Вот теперь я могу сказать, как прорвались, — основная часть через канализационные трубы прошла, там же диаметр в рост человека, и так они оказались у нас в тылу, ведь штаб бригады там и располагался. И колоннами в час ночи шли немцы: темно, впереди и по бокам были «власовцы», они кричали: «Все, немцы сдались!» И такие колонны прошли до тех пор, пока их не раскусили, но передовые части уже прошли. А это 40 тысяч, во главе с генералами. Их командир знал, что ему грозит расстрел за парламентеров. И вот в это время, как мы выскочили, началась стрельба, информации нет, смотрю: машины наши уже подошли, ведь штаб бригады был полностью моторизированным. Все, мы выносим сейфы, документацию, знамя. И за каких-нибудь 10 минут мы двинулись дальше, а куда, я-то солдат откуда знал. Едем, выехали почти за город, я не пойму до сих пор, как так получилось, но под нами была железная дорога, высота от моста до нее метров 10–15, не больше, и длина моста небольшая, метров 20, проехали его, и вдруг с той стороны бежит пехота, человек 30–40, их окликнули:
— Что такое?
— Немцы идут! Огромная колонна! Их тысячи!
Тогда вперед выходит наш командир бригады и говорит:
— Ну, кто из вас хоть немного не трусливый, а то мы за 40 немцами бегать не будем.
— Нет, — спокойно ответил кто-то из стрелков, — колонна немцев действительно очень большая, мы еле оторвались от них. Двое легли, видимо, они погибли, а мы вот оторвались в итоге.

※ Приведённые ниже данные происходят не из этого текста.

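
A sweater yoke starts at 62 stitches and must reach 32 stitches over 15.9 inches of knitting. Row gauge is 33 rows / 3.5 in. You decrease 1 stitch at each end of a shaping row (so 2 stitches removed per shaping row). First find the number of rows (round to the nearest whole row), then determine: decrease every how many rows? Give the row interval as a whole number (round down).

Rows = 15.9 × 9.429 = 149.9 → 150 rows.
Stitches to remove: 30 → 15 shaping rows (at 2 st each).
150 / 15 = 10.00 → every 10 rows.

Decrease every 10th row.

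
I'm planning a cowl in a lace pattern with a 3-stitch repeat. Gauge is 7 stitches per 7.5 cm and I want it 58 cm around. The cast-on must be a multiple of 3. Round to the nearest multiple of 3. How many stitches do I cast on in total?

7 / 7.5 = 0.933 sts per cm.
58 × 0.933 = 54.13 sts.
Nearest multiple of 3: 54.

54 stitches.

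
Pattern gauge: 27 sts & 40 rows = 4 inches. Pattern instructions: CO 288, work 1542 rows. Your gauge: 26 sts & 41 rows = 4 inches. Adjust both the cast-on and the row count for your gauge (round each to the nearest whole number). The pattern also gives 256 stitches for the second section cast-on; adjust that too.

Cast on 277 stitches; work 1581 rows; second section cast-on 247 stitches.

Stitches: 288 × 26/27 = 277.33 → 277.
Rows: 1542 × 41/40 = 1580.55 → 1581.
second section cast-on: 256 × 26/27 = 246.52 → 247.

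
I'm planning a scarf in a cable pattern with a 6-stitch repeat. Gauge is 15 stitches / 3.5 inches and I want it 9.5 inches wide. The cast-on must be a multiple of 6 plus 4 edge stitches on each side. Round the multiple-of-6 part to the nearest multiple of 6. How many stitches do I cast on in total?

15 / 3.5 = 4.286 sts per inch.
9.5 × 4.286 = 40.71 sts.
Less 8 edge sts → 32.71 for the repeat.
Nearest multiple of 6: 30.
Add back 8 edge sts → 38.

Cast on 38 stitches.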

Павлов подумал, что делать, потом приказал немедленно из машин вытащить документацию, особенно секретную, и все ценное, все сделали очень быстро. Пошла перекличка, нас оказалось всего человек 70, не больше. Офицеры, машинистки и наш взвод, 30 человек. Тогда мы пошли к мосту быстрым темпом, и уже слышим топот огромной массы людей. Видимо, метров 100–150 от нас, комбриг приказывает:
— Немедленно занять оборону впереди моста! И за мостом!
Сашка Шалохин мне говорит:
— Давай здесь будем, впереди моста!
— Да ты с ума сошел, какое «впереди моста»? — Но он же на 4 года моложе меня, наш сын полка, поэтому ему объясняю: — Ни в коем случае, немедленно за мост идем и еще дальше.
И мы легли около каменного указателя пути, по обе стороны от дороги, их там было два. Лежим. Топот-топот-топот, и вдруг абсолютная тишина. Никто не стреляет, у нас все готово, а колонна стоит в 40 метрах от моста. И что характерно, это была ночь с 12 на 13 февраля 1945 г., вдруг раздался крик «Ура!». Мы думаем, елки зеленые, тут немцы, и вдруг такой крик. Но там, видимо, были власовцы, крик и шум подняли, гранаты бросили. Но мы не бежим, они хотели психологически нас взять, чтобы мы побежали, как та пехота. Но никаких, мы не только не побежали, но и открыли огонь на поражение, прямо море огня, видно все четко, белый снег кругом, хотя луны не было, и пасмурная погода была, температура 1–2 градуса мороза, но все равно все видно. И опять абсолютная тишина, минуты 2 прошло, то же самое повторилось, но теперь пошли немцы напролом. Мы стреляем, но я вижу, что уже наши сцепились с немцами в рукопашную, несколько человек упало вниз, кстати, упал вниз и замначштаба подполковник Александров. Потом он, как ни удивительно, жив остался. Мы дрогнули, такая огромная масса, отступаем, побежали назад метров 200. Вообще, представьте себе, идет дорога, а сверху косогор большой, и чувствуется, что там дома, это были дачи. И тогда командир бригады приказал:
— Немедленно принять вправо и засесть в дачных участках!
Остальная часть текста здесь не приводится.